1

The offline recognition part in TensorflowJS readme mentions that we need to "obtain the spectrogram of an audio snippet through a certain means, e.g., by loading the data from a .wav file or synthesizing the spectrogram programmatically".

Can anyone please explain how to obtain spectrogram from wav file in javascript? I am unable to find a way.

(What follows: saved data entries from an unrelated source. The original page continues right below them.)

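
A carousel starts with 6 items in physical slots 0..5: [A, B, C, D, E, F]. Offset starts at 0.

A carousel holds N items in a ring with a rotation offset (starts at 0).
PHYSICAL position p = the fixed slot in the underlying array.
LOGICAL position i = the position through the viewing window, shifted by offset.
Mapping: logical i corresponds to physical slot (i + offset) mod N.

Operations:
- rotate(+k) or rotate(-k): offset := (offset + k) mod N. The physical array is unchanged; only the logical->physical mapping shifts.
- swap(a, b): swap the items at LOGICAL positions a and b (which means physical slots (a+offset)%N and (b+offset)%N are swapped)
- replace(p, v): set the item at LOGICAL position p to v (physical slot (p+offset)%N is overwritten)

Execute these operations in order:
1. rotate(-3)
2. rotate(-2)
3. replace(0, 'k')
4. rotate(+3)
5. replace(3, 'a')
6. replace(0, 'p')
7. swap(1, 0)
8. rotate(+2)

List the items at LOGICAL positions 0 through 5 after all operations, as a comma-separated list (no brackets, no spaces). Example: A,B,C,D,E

After op 1 (rotate(-3)): offset=3, physical=[A,B,C,D,E,F], logical=[D,E,F,A,B,C]
After op 2 (rotate(-2)): offset=1, physical=[A,B,C,D,E,F], logical=[B,C,D,E,F,A]
After op 3 (replace(0, 'k')): offset=1, physical=[A,k,C,D,E,F], logical=[k,C,D,E,F,A]
After op 4 (rotate(+3)): offset=4, physical=[A,k,C,D,E,F], logical=[E,F,A,k,C,D]
After op 5 (replace(3, 'a')): offset=4, physical=[A,a,C,D,E,F], logical=[E,F,A,a,C,D]
After op 6 (replace(0, 'p')): offset=4, physical=[A,a,C,D,p,F], logical=[p,F,A,a,C,D]
After op 7 (swap(1, 0)): offset=4, physical=[A,a,C,D,F,p], logical=[F,p,A,a,C,D]
After op 8 (rotate(+2)): offset=0, physical=[A,a,C,D,F,p], logical=[A,a,C,D,F,p]

Answer: A,a,C,D,F,p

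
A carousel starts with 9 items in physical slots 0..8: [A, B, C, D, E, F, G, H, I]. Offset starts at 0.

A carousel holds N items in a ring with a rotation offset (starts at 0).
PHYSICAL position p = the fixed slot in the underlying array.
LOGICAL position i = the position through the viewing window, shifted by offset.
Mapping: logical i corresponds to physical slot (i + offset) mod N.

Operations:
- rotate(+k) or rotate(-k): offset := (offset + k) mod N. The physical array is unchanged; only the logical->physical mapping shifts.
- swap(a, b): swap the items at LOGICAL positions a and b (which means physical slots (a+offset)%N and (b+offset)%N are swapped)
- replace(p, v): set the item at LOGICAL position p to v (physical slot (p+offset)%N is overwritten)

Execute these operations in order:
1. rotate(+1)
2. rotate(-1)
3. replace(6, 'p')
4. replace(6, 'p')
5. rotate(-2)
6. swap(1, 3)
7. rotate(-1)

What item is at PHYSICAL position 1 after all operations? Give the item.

Answer: I

Derivation:
After op 1 (rotate(+1)): offset=1, physical=[A,B,C,D,E,F,G,H,I], logical=[B,C,D,E,F,G,H,I,A]
After op 2 (rotate(-1)): offset=0, physical=[A,B,C,D,E,F,G,H,I], logical=[A,B,C,D,E,F,G,H,I]
After op 3 (replace(6, 'p')): offset=0, physical=[A,B,C,D,E,F,p,H,I], logical=[A,B,C,D,E,F,p,H,I]
After op 4 (replace(6, 'p')): offset=0, physical=[A,B,C,D,E,F,p,H,I], logical=[A,B,C,D,E,F,p,H,I]
After op 5 (rotate(-2)): offset=7, physical=[A,B,C,D,E,F,p,H,I], logical=[H,I,A,B,C,D,E,F,p]
After op 6 (swap(1, 3)): offset=7, physical=[A,I,C,D,E,F,p,H,B], logical=[H,B,A,I,C,D,E,F,p]
After op 7 (rotate(-1)): offset=6, physical=[A,I,C,D,E,F,p,H,B], logical=[p,H,B,A,I,C,D,E,F]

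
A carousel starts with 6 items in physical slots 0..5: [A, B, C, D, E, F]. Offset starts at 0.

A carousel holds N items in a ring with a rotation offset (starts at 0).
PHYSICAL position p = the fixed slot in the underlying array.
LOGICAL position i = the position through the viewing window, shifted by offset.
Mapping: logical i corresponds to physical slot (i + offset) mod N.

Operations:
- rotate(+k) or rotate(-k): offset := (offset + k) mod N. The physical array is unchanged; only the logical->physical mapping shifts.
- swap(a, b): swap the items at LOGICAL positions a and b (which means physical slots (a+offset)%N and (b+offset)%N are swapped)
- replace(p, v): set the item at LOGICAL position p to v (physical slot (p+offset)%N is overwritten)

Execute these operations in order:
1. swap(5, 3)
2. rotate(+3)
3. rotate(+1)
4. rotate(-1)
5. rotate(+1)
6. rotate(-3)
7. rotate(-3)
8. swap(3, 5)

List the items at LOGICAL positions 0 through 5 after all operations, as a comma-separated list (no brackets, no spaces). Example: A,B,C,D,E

After op 1 (swap(5, 3)): offset=0, physical=[A,B,C,F,E,D], logical=[A,B,C,F,E,D]
After op 2 (rotate(+3)): offset=3, physical=[A,B,C,F,E,D], logical=[F,E,D,A,B,C]
After op 3 (rotate(+1)): offset=4, physical=[A,B,C,F,E,D], logical=[E,D,A,B,C,F]
After op 4 (rotate(-1)): offset=3, physical=[A,B,C,F,E,D], logical=[F,E,D,A,B,C]
After op 5 (rotate(+1)): offset=4, physical=[A,B,C,F,E,D], logical=[E,D,A,B,C,F]
After op 6 (rotate(-3)): offset=1, physical=[A,B,C,F,E,D], logical=[B,C,F,E,D,A]
After op 7 (rotate(-3)): offset=4, physical=[A,B,C,F,E,D], logical=[E,D,A,B,C,F]
After op 8 (swap(3, 5)): offset=4, physical=[A,F,C,B,E,D], logical=[E,D,A,F,C,B]

Answer: E,D,A,F,C,B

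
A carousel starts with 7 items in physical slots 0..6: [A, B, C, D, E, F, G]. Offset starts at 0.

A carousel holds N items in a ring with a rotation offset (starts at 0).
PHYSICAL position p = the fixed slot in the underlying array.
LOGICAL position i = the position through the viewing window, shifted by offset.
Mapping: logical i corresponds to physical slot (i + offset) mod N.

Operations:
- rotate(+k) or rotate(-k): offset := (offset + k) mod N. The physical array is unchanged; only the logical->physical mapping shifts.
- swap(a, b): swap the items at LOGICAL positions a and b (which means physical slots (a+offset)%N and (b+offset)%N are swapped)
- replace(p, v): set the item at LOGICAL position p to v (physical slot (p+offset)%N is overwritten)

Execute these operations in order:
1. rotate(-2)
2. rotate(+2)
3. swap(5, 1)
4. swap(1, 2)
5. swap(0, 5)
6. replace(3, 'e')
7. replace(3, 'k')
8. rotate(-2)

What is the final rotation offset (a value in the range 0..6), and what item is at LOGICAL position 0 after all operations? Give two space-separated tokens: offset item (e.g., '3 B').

After op 1 (rotate(-2)): offset=5, physical=[A,B,C,D,E,F,G], logical=[F,G,A,B,C,D,E]
After op 2 (rotate(+2)): offset=0, physical=[A,B,C,D,E,F,G], logical=[A,B,C,D,E,F,G]
After op 3 (swap(5, 1)): offset=0, physical=[A,F,C,D,E,B,G], logical=[A,F,C,D,E,B,G]
After op 4 (swap(1, 2)): offset=0, physical=[A,C,F,D,E,B,G], logical=[A,C,F,D,E,B,G]
After op 5 (swap(0, 5)): offset=0, physical=[B,C,F,D,E,A,G], logical=[B,C,F,D,E,A,G]
After op 6 (replace(3, 'e')): offset=0, physical=[B,C,F,e,E,A,G], logical=[B,C,F,e,E,A,G]
After op 7 (replace(3, 'k')): offset=0, physical=[B,C,F,k,E,A,G], logical=[B,C,F,k,E,A,G]
After op 8 (rotate(-2)): offset=5, physical=[B,C,F,k,E,A,G], logical=[A,G,B,C,F,k,E]

Answer: 5 A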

To further explain, I'll show what I did and what the problem is:

let buffer = fs.readFilSync('zero1.wav');
let input = wav.decode(buffer);

# To make size of input equal to 9976 as per the restrictions of TensorflowJS i.e. 
# (1,43,232): 1*43*232 = 9976 in size
input = input['channelData'][0].slice(1000, 10976)
const x = tf.tensor(inp, [1].concat(recognizer.modelInputShape().slice(1)));
const output = await recognizer.recognize(x);

When using the above (And note that zero1.wav is a file obtained from the training data, so should give high accuracy output), I am getting the following ambiguous output -

enter image description here

This only means that the input to the recognizer.recognize() is incorrect.

So, how should I convert my wav file to spectrogram and input it to recognizer.recognize() ?

Please let me know if any clarification is required. Any help is appreciated

  • 1
    Does this answer your question? [How to convert wav file to spectrogram for tensorflowjs with columnTruncateLength: 232 and numFramesPerSpectrogram: 43?](https://stackoverflow.com/questions/58109632/how-to-convert-wav-file-to-spectrogram-for-tensorflowjs-with-columntruncatelengt) – edkeveked Aug 19 '20 at 09:49
  • Thanks for this. But I had already taken a look at this and it does not. But it is the exactly same question. I will further explain my question @edkeveked – ARPIT PRASHANT BAHETY Aug 19 '20 at 10:01
  • @edkeveked I have edited the question. Please take a look and any help is appreciated! – ARPIT PRASHANT BAHETY Aug 19 '20 at 10:21
  • What is `wav.decode(buffer)` returning and why do you have to slice and concatenate to the `input['channelData']`? If `zero1.wav` is obtained from the training data, there should no need to slice it unless the same processing is applied before training on the data. – edkeveked Aug 19 '20 at 10:41
  • As to "there should no need to slice it unless the same processing is applied before training on the data" - I don't understand what kind of processing was applied to training data. Hence, I am unable to pre-process my inference data. Request your help with it! – ARPIT PRASHANT BAHETY Aug 19 '20 at 10:57
  • Why are you slicing `1000, 10976` ? Is there some reasons for that range ? The array sliced will have the length of 976. How do you make sure that its size is 9976 instead ? – edkeveked Aug 19 '20 at 11:19
  • Let us [continue this discussion in chat](https://chat.stackoverflow.com/rooms/220085/discussion-between-arpit-prashant-bahety-and-edkeveked). – ARPIT PRASHANT BAHETY Aug 19 '20 at 11:26
  • Output of wav.decode(buffer) is an **object** that looks like this: [![enter image description here](https://i.stack.imgur.com/7xjs7.png)](https://i.stack.imgur.com/7xjs7.png) Moreover, I need to slice input['channelData'] because, otherwise, I get the following error: [![enter image description here](https://i.stack.imgur.com/dODJ8.png)](https://i.stack.imgur.com/dODJ8.png) – ARPIT PRASHANT BAHETY Aug 19 '20 at 10:56

1 Answers1

0

https://js.tensorflow.org/api/latest/#signal.stft You can use this tensorflow method to compute the spectrogram. You'll need to do little bit of math to compute the parameters, taking a reference from the parameters of speech_command.recognizer.